1905 Russell Avenue, Springfield, Ohio, from the street in August. |
This is not just any backyard, but the Hartman Rock Garden, a small treasure of American folk art nestled into a corner of the ordinary world that begat it.
The garden is the work of Harry George (known as Ben) Hartman, an industrial mold maker who was 48 when he was laid off during the Great Depression. Not one to be idle, and, moreover, being an ardent gardener, he undertook to make a concrete goldfish pond in his yard. The pond was the beginning of an enthusiasm that lasted his whole life. Unemployed from 1932-1939, he spent nearly all of his time constructing the structures and figures that grace the yard today. Once he was rehired by his foundry, his work on the garden was slowed down. He lived only a few more years, dying form work-related silicosis.
Looking toward the back of the garden from the side of the house. |
This narrative is courtesy of a fine guide that the Friends of the Hartman Rock Garden provide. That aside, one barely notices that there's any institution between you and direct experience of this marvelous place. The morning I visited, I walked through the garden gate marked "Entrance," past a box for voluntary contributions (to which I was more than happy to make a deposit), but then I may as well have been in my own yard. No one peeked out from the yellow bungalow. If it is inhabited by the gardener, (s)he is just the good hearted sort one might expect discreetly to oversee such an antic property.
I think it is just this—the antic aspect of the work that functions within a conceptually earnest structure—that makes it so completely engaging. Hartman was clearly a man with the sort of true moral compass one so often longs for. The dioramas and monuments all have something to do with religious (Catholic) devotion, love of family, and pride in the canonical stories of American settlement and growth to power.
The Tree of Life is the centerpiece of the garden, demonstrating its themes. One branch holds a house, the other holds a church, and a bald eagle sits atop it all, with an emblematic American flag below. Its floral setting emphasizes its status as a focal point.

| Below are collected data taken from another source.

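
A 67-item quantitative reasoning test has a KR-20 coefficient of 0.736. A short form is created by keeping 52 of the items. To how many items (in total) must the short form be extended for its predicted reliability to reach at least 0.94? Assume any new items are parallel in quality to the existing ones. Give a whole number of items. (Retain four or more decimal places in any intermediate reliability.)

377

Short-form reliability: n = 52/67 = 0.7761; r_52 = n·r/(1+(n−1)r) ≈ 0.6839
Length factor from the short form to reach 0.94: n' = 0.94(1 − 0.6839) / [0.6839(1 − 0.94)] ≈ 7.2412
Total items = 7.2412 × 52 = 376.54, rounded up to 377.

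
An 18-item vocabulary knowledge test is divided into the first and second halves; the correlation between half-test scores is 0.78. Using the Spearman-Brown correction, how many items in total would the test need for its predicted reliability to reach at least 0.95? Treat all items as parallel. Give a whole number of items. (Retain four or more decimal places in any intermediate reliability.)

Corrected full-test reliability: r_full = 2 × 0.78 / (1 + 0.78) ≈ 0.8764
Solve Spearman-Brown for n: n = 0.95(1 − 0.8764) / [0.8764(1 − 0.95)] = 2.6796
Required items = 2.6796 × 18 = 48.23, so 49 items.

49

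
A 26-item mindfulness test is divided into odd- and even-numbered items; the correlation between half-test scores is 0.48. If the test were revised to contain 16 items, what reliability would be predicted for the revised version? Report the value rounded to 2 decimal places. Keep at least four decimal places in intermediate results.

0.53

Full-test reliability from the split-half r: r_full = 2(0.48)/(1 + 0.48) = 0.6486
Then adjust to 16 items: n = 16/26 = 0.6154
r_new = n·r_full / (1 + (n − 1)·r_full) = 0.3991 / 0.7505 ≈ 0.5318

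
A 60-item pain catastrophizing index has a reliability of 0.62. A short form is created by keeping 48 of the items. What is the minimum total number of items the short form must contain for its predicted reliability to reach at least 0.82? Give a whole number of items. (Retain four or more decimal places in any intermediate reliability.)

168

Short-form reliability: n = 48/60 = 0.8000; r_48 = n·r/(1+(n−1)r) ≈ 0.5662
Then solve for n' with r_old = 0.5662, r_target = 0.82: n' = 0.82(1 − 0.5662)/[0.5662(1 − 0.82)] = 3.4903
Items = 3.4903 × 48 ≈ 167.53 → 168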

Tree of Life: Home, Church, and Country |
Clothespin cannon from Valley Forge |
Winter quarters at Valley Forge |
Because of the way Hartman constructed his garden,
structure by structure, apparently without a master plan, the installations don't follow a logical course nor even the logic of any particular scale. Along the back of the property, the castle (of no particular title or reference) looms twelve feet tall, with an open drawbridge over a moat and an anachronistic American flag atop. To its left is the cathedral, larger still, punctuated with niches that house figurines: Madonnas, saints, and, in a long, low archway, a replica of the painting, "The Last Supper."
Other displays, however, are miniature, as measured by the size of the plantings around them. Bushy flowers serve the roles of great trees or forest settings to establish scales far grander than the literal size of structures allow. Hartman does this successfully with a charming chapel graced with a stained glass window, with sacred tombs, and a little "red" school house.
The castle and moat (Fort Dearborn, left) |
Schoolhouse--in the woods? |
Of the many singular scenes and structures, Hartman signed one in particular with an emblem he created for himself, a heart that outlines in stone the word, "MAN." This is set prominently behind, of all delightful things, a cactus garden where sit several impressively square-jawed Native Americans, one in a chief's head-dress. The scene commemorates the Oregon trail, including a covered wagon as well as the scenery and the Native people settlers would have encountered en route.